Devocional 2: Busque la excelencia ministerial

"Y todo lo que hagáis, hacedlo de corazón, como para el Señor y no para los hombres; sabiendo que del Señor recibiréis la recompensa de la herencia, porque a Cristo el Señor servís." (Reina-Valera 1960)
La excelencia ministerial no debe confundirse con el perfeccionismo, el protagonismo o la búsqueda de reconocimiento público. En las Escrituras, la excelencia nace de un corazón que entiende que todo servicio se ofrece primeramente al Señor. Cuando el pastor comprende esta verdad, cada sermón, visita pastoral, consejería, reunión o acto de servicio se convierte en una expresión de adoración.
La excelencia no busca aplausos, sino honrar a Dios mediante una administración responsable de los dones recibidos. Dag Heward-Mills afirma: "La excelencia en el ministerio glorifica a Dios porque refleja un corazón comprometido con hacer bien la obra que Él ha encomendado." Esta perspectiva transforma la manera de ejercer el liderazgo pastoral, pues la motivación deja de ser la competencia con otros ministros y pasa a ser la fidelidad al llamado divino.
John C. Maxwell expresa una verdad complementaria: "La excelencia siempre es el resultado de esforzarse por hacer lo mejor." En el ministerio, este esfuerzo incluye preparación bíblica seria, crecimiento espiritual continuo, disciplina personal, buena administración del tiempo y disposición permanente para aprender.

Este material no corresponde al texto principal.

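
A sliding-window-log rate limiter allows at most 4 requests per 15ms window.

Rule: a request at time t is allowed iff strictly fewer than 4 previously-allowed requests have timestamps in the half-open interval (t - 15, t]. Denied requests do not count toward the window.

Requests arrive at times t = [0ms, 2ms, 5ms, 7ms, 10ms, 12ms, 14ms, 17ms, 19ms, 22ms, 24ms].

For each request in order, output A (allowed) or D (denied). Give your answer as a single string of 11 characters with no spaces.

Tracking allowed requests in the window:
  req#1 t=0ms: ALLOW
  req#2 t=2ms: ALLOW
  req#3 t=5ms: ALLOW
  req#4 t=7ms: ALLOW
  req#5 t=10ms: DENY
  req#6 t=12ms: DENY
  req#7 t=14ms: DENY
  req#8 t=17ms: ALLOW
  req#9 t=19ms: ALLOW
  req#10 t=22ms: ALLOW
  req#11 t=24ms: ALLOW

Answer: AAAADDDAAAA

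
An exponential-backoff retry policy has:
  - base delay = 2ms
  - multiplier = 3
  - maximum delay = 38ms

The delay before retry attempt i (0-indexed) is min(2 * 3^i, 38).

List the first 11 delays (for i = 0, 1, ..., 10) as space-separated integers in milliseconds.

Computing each delay:
  i=0: min(2*3^0, 38) = 2
  i=1: min(2*3^1, 38) = 6
  i=2: min(2*3^2, 38) = 18
  i=3: min(2*3^3, 38) = 38
  i=4: min(2*3^4, 38) = 38
  i=5: min(2*3^5, 38) = 38
  i=6: min(2*3^6, 38) = 38
  i=7: min(2*3^7, 38) = 38
  i=8: min(2*3^8, 38) = 38
  i=9: min(2*3^9, 38) = 38
  i=10: min(2*3^10, 38) = 38

Answer: 2 6 18 38 38 38 38 38 38 38 38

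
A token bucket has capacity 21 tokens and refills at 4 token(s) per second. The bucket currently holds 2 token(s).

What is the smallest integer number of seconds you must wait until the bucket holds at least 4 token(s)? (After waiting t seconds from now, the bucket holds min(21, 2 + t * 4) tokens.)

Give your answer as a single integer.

Answer: 1

Derivation:
Need 2 + t * 4 >= 4, so t >= 2/4.
Smallest integer t = ceil(2/4) = 1.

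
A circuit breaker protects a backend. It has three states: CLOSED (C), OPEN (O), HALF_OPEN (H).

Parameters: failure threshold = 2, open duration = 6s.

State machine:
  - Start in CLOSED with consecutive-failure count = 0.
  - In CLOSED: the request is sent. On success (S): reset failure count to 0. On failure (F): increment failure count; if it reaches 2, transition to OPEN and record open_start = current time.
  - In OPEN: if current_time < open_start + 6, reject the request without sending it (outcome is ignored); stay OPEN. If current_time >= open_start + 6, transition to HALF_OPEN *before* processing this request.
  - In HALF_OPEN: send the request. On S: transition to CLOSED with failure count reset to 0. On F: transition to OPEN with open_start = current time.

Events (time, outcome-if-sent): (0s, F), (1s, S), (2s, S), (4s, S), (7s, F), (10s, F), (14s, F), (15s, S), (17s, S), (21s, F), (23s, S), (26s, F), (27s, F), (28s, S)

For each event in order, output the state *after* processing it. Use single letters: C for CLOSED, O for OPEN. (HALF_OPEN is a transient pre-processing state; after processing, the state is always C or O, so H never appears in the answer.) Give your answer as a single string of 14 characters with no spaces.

Answer: CCCCCOOOCCCCOO

Derivation:
State after each event:
  event#1 t=0s outcome=F: state=CLOSED
  event#2 t=1s outcome=S: state=CLOSED
  event#3 t=2s outcome=S: state=CLOSED
  event#4 t=4s outcome=S: state=CLOSED
  event#5 t=7s outcome=F: state=CLOSED
  event#6 t=10s outcome=F: state=OPEN
  event#7 t=14s outcome=F: state=OPEN
  event#8 t=15s outcome=S: state=OPEN
  event#9 t=17s outcome=S: state=CLOSED
  event#10 t=21s outcome=F: state=CLOSED
  event#11 t=23s outcome=S: state=CLOSED
  event#12 t=26s outcome=F: state=CLOSED
  event#13 t=27s outcome=F: state=OPEN
  event#14 t=28s outcome=S: state=OPEN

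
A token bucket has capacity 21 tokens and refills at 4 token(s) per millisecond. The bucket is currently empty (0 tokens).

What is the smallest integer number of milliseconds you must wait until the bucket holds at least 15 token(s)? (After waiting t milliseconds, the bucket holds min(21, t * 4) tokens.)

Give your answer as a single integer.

Answer: 4

Derivation:
Need t * 4 >= 15, so t >= 15/4.
Smallest integer t = ceil(15/4) = 4.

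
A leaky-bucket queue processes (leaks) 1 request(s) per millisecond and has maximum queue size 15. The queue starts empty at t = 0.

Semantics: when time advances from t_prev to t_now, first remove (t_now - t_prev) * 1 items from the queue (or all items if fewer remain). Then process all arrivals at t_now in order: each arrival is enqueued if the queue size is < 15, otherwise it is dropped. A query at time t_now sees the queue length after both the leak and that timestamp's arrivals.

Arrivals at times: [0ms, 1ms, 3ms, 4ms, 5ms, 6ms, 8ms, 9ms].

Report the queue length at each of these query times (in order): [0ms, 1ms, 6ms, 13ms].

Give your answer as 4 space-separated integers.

Queue lengths at query times:
  query t=0ms: backlog = 1
  query t=1ms: backlog = 1
  query t=6ms: backlog = 1
  query t=13ms: backlog = 0

Answer: 1 1 1 0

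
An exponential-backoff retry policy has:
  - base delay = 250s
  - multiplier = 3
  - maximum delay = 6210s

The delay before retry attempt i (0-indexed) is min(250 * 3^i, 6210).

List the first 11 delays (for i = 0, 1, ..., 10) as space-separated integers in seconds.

Computing each delay:
  i=0: min(250*3^0, 6210) = 250
  i=1: min(250*3^1, 6210) = 750
  i=2: min(250*3^2, 6210) = 2250
  i=3: min(250*3^3, 6210) = 6210
  i=4: min(250*3^4, 6210) = 6210
  i=5: min(250*3^5, 6210) = 6210
  i=6: min(250*3^6, 6210) = 6210
  i=7: min(250*3^7, 6210) = 6210
  i=8: min(250*3^8, 6210) = 6210
  i=9: min(250*3^9, 6210) = 6210
  i=10: min(250*3^10, 6210) = 6210

Answer: 250 750 2250 6210 6210 6210 6210 6210 6210 6210 6210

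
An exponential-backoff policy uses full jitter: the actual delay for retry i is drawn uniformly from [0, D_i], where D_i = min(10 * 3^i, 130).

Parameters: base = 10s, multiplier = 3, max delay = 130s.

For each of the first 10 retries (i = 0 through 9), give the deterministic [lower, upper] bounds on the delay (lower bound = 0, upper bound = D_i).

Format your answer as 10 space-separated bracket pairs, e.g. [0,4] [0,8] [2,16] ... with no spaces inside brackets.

Answer: [0,10] [0,30] [0,90] [0,130] [0,130] [0,130] [0,130] [0,130] [0,130] [0,130]

Derivation:
Computing bounds per retry:
  i=0: D_i=min(10*3^0,130)=10, bounds=[0,10]
  i=1: D_i=min(10*3^1,130)=30, bounds=[0,30]
  i=2: D_i=min(10*3^2,130)=90, bounds=[0,90]
  i=3: D_i=min(10*3^3,130)=130, bounds=[0,130]
  i=4: D_i=min(10*3^4,130)=130, bounds=[0,130]
  i=5: D_i=min(10*3^5,130)=130, bounds=[0,130]
  i=6: D_i=min(10*3^6,130)=130, bounds=[0,130]
  i=7: D_i=min(10*3^7,130)=130, bounds=[0,130]
  i=8: D_i=min(10*3^8,130)=130, bounds=[0,130]
  i=9: D_i=min(10*3^9,130)=130, bounds=[0,130]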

La mediocridad nunca honra a Dios, mientras que la excelencia inspirada por la humildad fortalece el testimonio de la iglesia y edifica a los creyentes. Un ministerio excelente no es el que posee mayores recursos materiales, sino el que manifiesta integridad, amor, responsabilidad y dependencia constante del Espíritu Santo. Servir con excelencia significa reconocer que Cristo merece lo mejor de nuestra mente, nuestro carácter, nuestro tiempo y nuestras capacidades.
Preguntas de reflexión
- ¿Estoy buscando la excelencia para glorificar a Dios o para obtener reconocimiento y aprobación de las personas?
- ¿Qué áreas de mi ministerio requieren mayor preparación, organización o disciplina para servir con mayor fidelidad al Señor?
- ¿Cómo puedo cultivar una cultura de excelencia bíblica que también inspire y fortalezca a los líderes que estoy formando?
Recomendaciones
- Prepare cada enseñanza, reunión y actividad ministerial con oración, estudio diligente y planificación responsable, recordando que toda labor se realiza para el Señor.
- Mantenga un proceso permanente de formación espiritual, teológica y ministerial que fortalezca sus competencias sin descuidar el desarrollo de su carácter cristiano.
- Evalúe regularmente la calidad de su servicio con humildad, solicitando retroalimentación de líderes maduros y realizando los ajustes necesarios para mejorar continuamente.
Conclusiones
- La excelencia ministerial comienza en un corazón que desea agradar a Dios antes que impresionar a las personas.
- La fidelidad, la diligencia y la integridad producen un ministerio sólido, confiable y espiritualmente fructífero.
- Cuando el pastor sirve con excelencia para la gloria de Dios, su testimonio fortalece a la iglesia y honra el nombre de Cristo.
Oración
Padre celestial, enséñame a servirte con excelencia, fidelidad y humildad. Líbrame del orgullo y del deseo de reconocimiento humano. Ayúdame a ofrecer siempre lo mejor de mi vida, mis dones y mi ministerio para la gloria de Jesucristo y la edificación de tu Iglesia.
Basado en: Heward-Mills, Dag. Transforma tu Ministerio Pastoral.